Dosage and Administration
The dosage of magnesium sulfate varies depending on the indication, route of administration, and individual patient factors such as age, weight, and renal function. Some general principles:
- For the treatment of eclampsia/preeclampsia: 4-6 g loading dose over 20–30 min, followed by 1-2 g/hr continuous infusion. Aim to keep serum levels 4-7 mEq/L.
- For torsades de pointes: 1-2 g IV push over 1-2 min, may repeat in 10-15 min if needed.
- For severe asthma: 2 g IV infusion over 20 min. Some studies have used repeat doses q30min for a total of 3 doses.
- For supplementation in deficiency: Oral dosing varies, but typically 300–600 mg/day of elemental magnesium in divided doses. Parenteral dosing depends on serum levels.
Adverse Effects and Precautions
The most common adverse effects of magnesium sulfate are flushing, sweating, and a sense of warmth, especially with rapid intravenous administration. Nausea, vomiting, and diarrhoea are possible with oral ingestion. Hypermagnesemia can cause hypotension, muscle weakness, fatigue, potentially life-threatening respiratory depression and paralysis, cardiac conduction abnormalities, and arrest.

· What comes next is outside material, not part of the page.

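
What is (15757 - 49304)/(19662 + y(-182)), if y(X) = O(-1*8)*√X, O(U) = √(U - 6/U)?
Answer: -45489732/26661581 - 33547*√5278/773185849 ≈ -1.7093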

Magnesium should be used with caution in patients with myasthenia gravis or other disorders of neuromuscular transmission due to the potential for worsening muscle weakness. It should be used very cautiously, if at all, in patients with heart block, as it can exacerbate conduction defects. Magnesium is contraindicated in patients with severe renal impairment (CrCl <30 ml/min) due to the risk of hypermagnesemia.
Drug Interactions
Magnesium can decrease the absorption of oral bisphosphonates, fluoroquinolone and tetracycline antibiotics, and levothyroxine – these drugs should be taken at least 2 hours before or 4-6 hours after magnesium salts. It may enhance the neuromuscular blocking effects of nondepolarizing agents such as rocuronium and cisatracurium. Potent diuretics can increase urinary magnesium losses. Prolonged use of proton pump inhibitors may lead to hypomagnesemia.
Conclusion
Magnesium sulfate is an important medication with a variety of clinical applications, supported by its unique pharmacological properties. Understanding its mechanisms of action, pharmacokinetics, indications, and potential adverse effects is essential for its safe and effective use. As with all drugs, the risks and benefits must be carefully weighed in each patient scenario.